Supporters of Tunisia's ruling moderate Islamist party were urged to mass for a pro-government rally a day after the funeral for an assassinated leftist politician drew hundreds of thousands of mourners chanting anti-government slogans into the capital's heavily policed streets.

The ruling Ennahda party called supporters to gather in central Tunis Saturday afternoon to show support for the constitutional assembly whose work on a new constitution suffered a severe setback when leftist parties withdrew their participation following the killing Feb. 6 of Chokri Belaid.

Ennahda said the demonstration would also protest "French interference" after comments earlier in the week by French Foreign Minister Manuel Valls, who denounced the killing as an attack on "the values of Tunisia's Jasmine revolution."

Tunis' main thoroughfare Avenue Bourguiba was bustling on Saturday morning, with full cafes and shops reopened after a general strike a day earlier. Police in riot armor and plainclothes officers patrolled but gone were the tear gas and running street battles of a day before.

Friday's events added to the growing turmoil in Tunisia, where the transition from dictatorship to democracy has been shaken by religious divides, political wrangling and economic struggles. It's been a perilous stretch for a country many hoped would be a model for other post-revolutionary Arab states.

Belaid, who in his car outside his home, was shot dead while by an unknown assailant. Hours after his killing Wednesday, Prime Minister Hamadi Jebali said he would form a new, technocratic government to guide the country to elections — but Ennahda, his own party, rejected that idea soon afterward.

Late Friday, Jebali renewed his proposal for a new government, which would be a key concession to the country's opposition. "I am convinced this is the best solution for the current situation in Tunisia," Jebali said, offering to resign if the elected assembly did not accept his proposed cabinet.

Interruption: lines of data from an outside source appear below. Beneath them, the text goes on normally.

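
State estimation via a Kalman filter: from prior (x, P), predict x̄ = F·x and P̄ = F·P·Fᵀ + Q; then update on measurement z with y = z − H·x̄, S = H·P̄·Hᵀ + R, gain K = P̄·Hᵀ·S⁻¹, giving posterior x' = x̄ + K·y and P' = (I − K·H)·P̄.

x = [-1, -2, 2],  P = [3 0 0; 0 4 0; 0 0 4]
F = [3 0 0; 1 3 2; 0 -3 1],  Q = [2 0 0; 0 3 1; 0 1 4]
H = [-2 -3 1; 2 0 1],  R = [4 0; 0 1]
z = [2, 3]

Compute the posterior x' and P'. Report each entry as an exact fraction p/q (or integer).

x' = [-171475/151891, 274812/151891, 798612/151891]
P' = [469330/151891 -593799/151891 -887037/151891; -593799/151891 833131/151891 1169139/151891; -887037/151891 1169139/151891 1821763/151891]

x̄ = F·x = [-3, -3, 8]
P̄ = F·P·Fᵀ + Q = [29 9 0; 9 58 -27; 0 -27 44]
y = z − H·x̄ = [-21, 1]
S = H·P̄·Hᵀ + R = [956 -45; -45 161]
K = P̄·Hᵀ·S⁻¹ = [-11075/151891 51623/151891; -35664/151891 -18459/151891; 22105/151891 47689/151891]
x' = x̄ + K·y = [-171475/151891, 274812/151891, 798612/151891]
P' = (I − K·H)·P̄ = [469330/151891 -593799/151891 -887037/151891; -593799/151891 833131/151891 1169139/151891; -887037/151891 1169139/151891 1821763/151891]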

Although Jebali said he was confident he could get Ennahda's support, his party's earlier rejection of the proposal exposed its own divisions between moderates and hardliners, and it remained unclear how the prime minister planned to pull enough support to his side.

Tunisians overthrew their long-ruling dictator Zine El Abidine Ben Ali in January 2011, kicking off the Arab Spring revolutions. In the two years since, a moderate Islamist party, Ennahda, won elections and has governed in a coalition with two secular parties.

But the coalition's failure to stem the country's economic crisis and stop the often-violent rise of hardline Salafi Muslims have drawn fierce criticism, especially from staunch secularists such as Belaid. He had also accused Ennahda of backing some of the political violence through its own goon squads.